The cost of LDN is a fraction of the cost of the usual treatments used for autoimmune disease. If the uses of LDN that you have described were to continue in the long term and replace existing treatments for many patients, do you foresee a significant positive impact on government health insurance expenditure?
If proven efficacious, the upside of extensive LDN use is enormous

Our study does not document that increased LDN usage has resulted in savings for the government. But if proven efficacious, the upside of extensive LDN use is enormous for the government. It could fully or partially replace very expensive therapies and potentially reduce the need for sick leave and disability payments.

Will you be studying this topic again, especially to understand the patterns of long-term use of LDN amongst Norwegian patients? If so, will you be able to assess whether LDN has replaced these patients’ existing prescribed treatments, and how significant the resulting economic impact may have been?

This is actually only the first in a series of studies on LDN use based on the Norwegian prescription database. NorPD contains limited clinical information, but we will examine whether starting LDN was followed by changes in the prescription of other drugs. One study has already been submitted and others are in progress.

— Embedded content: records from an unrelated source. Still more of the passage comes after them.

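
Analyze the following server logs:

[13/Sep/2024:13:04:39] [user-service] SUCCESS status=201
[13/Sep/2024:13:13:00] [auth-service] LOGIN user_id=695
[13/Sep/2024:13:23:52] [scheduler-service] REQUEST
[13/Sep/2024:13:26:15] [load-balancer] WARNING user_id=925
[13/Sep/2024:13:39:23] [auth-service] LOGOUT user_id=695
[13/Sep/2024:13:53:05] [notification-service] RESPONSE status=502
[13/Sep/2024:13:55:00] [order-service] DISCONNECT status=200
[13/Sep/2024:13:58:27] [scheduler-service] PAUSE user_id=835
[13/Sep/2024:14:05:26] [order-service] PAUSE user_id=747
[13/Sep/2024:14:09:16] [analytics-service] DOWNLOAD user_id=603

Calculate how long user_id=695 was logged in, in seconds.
1583

To calculate session duration:

1. Find LOGIN event for user_id=695: 13/Sep/2024:13:13:00
2. Find LOGOUT event for user_id=695: 13/Sep/2024:13:39:23
3. Session duration: 13/Sep/2024:13:39:23 - 13/Sep/2024:13:13:00 = 1583 seconds (26 minutes)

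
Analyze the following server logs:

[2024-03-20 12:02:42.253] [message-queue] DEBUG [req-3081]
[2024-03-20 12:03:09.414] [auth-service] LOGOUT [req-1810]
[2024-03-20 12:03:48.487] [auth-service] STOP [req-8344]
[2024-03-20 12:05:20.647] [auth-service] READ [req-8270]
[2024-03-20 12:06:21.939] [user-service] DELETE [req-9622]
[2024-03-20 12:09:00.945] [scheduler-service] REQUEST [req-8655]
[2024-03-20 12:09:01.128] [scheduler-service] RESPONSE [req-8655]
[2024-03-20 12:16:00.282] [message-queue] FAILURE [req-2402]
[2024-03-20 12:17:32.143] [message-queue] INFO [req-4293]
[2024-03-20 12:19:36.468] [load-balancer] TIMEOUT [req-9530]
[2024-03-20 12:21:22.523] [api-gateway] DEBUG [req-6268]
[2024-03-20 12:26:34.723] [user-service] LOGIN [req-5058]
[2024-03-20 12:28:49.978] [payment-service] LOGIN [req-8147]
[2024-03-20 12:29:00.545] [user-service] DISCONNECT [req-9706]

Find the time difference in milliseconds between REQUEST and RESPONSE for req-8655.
183

To calculate latency:

1. Find REQUEST with id req-8655: 2024-03-20 12:09:00.945
2. Find RESPONSE with id req-8655: 2024-03-20 12:09:01.128
3. Latency: 2024-03-20 12:09:01.128 - 2024-03-20 12:09:00.945 = 183ms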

LDN is a generic medication with rapidly growing worldwide use, and without likelihood of any commercial sponsorship for large trials. Do you think that governments should establish funds and take a central role in leading the large trials needed to establish the benefits of treatments such as LDN and similar generic medications?

Indeed. Old off patent medications could be extremely valuable in the future of medicine. We need better systems to capture unknown beneficial effects of pharmacotherapy similar to the international cooperation on adverse effect reporting. The pharmaceutical industry increasingly focuses on drug repurposing, which in some cases may involve generic drugs. Different regulatory programs, like orphan drug initiatives, have also given new life to old drugs. However, as pointed out earlier, there are examples like LDN where the potential reward lies with governments, while the pharmaceutical industry risks lower profits. Here public funding and international cooperation would be important first steps.